Swiss Ball Squat
Swiss Ball Squat
A wall-supported squat variation that helps groove clean squat mechanics while building quad strength with extra support.
Muscles Targeted
Quadriceps, glutes (support), and trunk stabilizers.
Key Benefits
- Great teaching tool for squat mechanics
- Reduces balance demands
- Easy to adjust stance and depth
- Solid option for early quad strengthening
Keep steady pressure into the ball so it rolls smoothly with you.
Equipment Needed
Swiss ball and a wall.
How to Perform Swiss Ball Squat
- Place the Swiss ball between your back and the wall.
- Walk feet forward slightly and set a stable stance.
- Squat down with control to a comfortable depth.
- Drive up through the full foot to stand tall.
- Repeat with steady, consistent reps.
Programming Options
- 2–4 sets of 8–15 reps
- Option: 2–3 second pause at the bottom
- Option: slower lowering phase for more quad demand
Why This Variation Works
The ball provides support and feedback, making it easier to stay upright and controlled while loading the quads.
When to Use It
Warm-ups, early-stage strength blocks, or as a regression when free squats feel too demanding.

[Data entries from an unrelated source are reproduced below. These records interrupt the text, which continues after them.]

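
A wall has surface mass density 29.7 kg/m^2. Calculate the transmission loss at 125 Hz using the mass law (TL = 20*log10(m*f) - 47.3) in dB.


Given values:
  m = 29.7 kg/m^2, f = 125 Hz
Formula: TL = 20 * log10(m * f) - 47.3
Compute m * f = 29.7 * 125 = 3712.5
Compute log10(3712.5) = 3.569666
Compute 20 * 3.569666 = 71.3933
TL = 71.3933 - 47.3 = 24.09

24.09 dB


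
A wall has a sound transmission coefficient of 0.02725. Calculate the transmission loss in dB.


Given values:
  tau = 0.02725
Formula: TL = 10 * log10(1 / tau)
Compute 1 / tau = 1 / 0.02725 = 36.6972
Compute log10(36.6972) = 1.564633
TL = 10 * 1.564633 = 15.65

15.65 dB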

Related Quadriceps Exercises
Explore the Quadriceps Exercises category for lunges, split squats, and progressions.
Frequently Asked Questions
How far forward should my feet be?
Far enough that you can squat without heels lifting or knees drifting excessively forward.
Is this okay if I’m new to squatting?
Yes—this is one of the best supported ways to learn the pattern.
Can I add weight?
Yes—start light and keep technique consistent.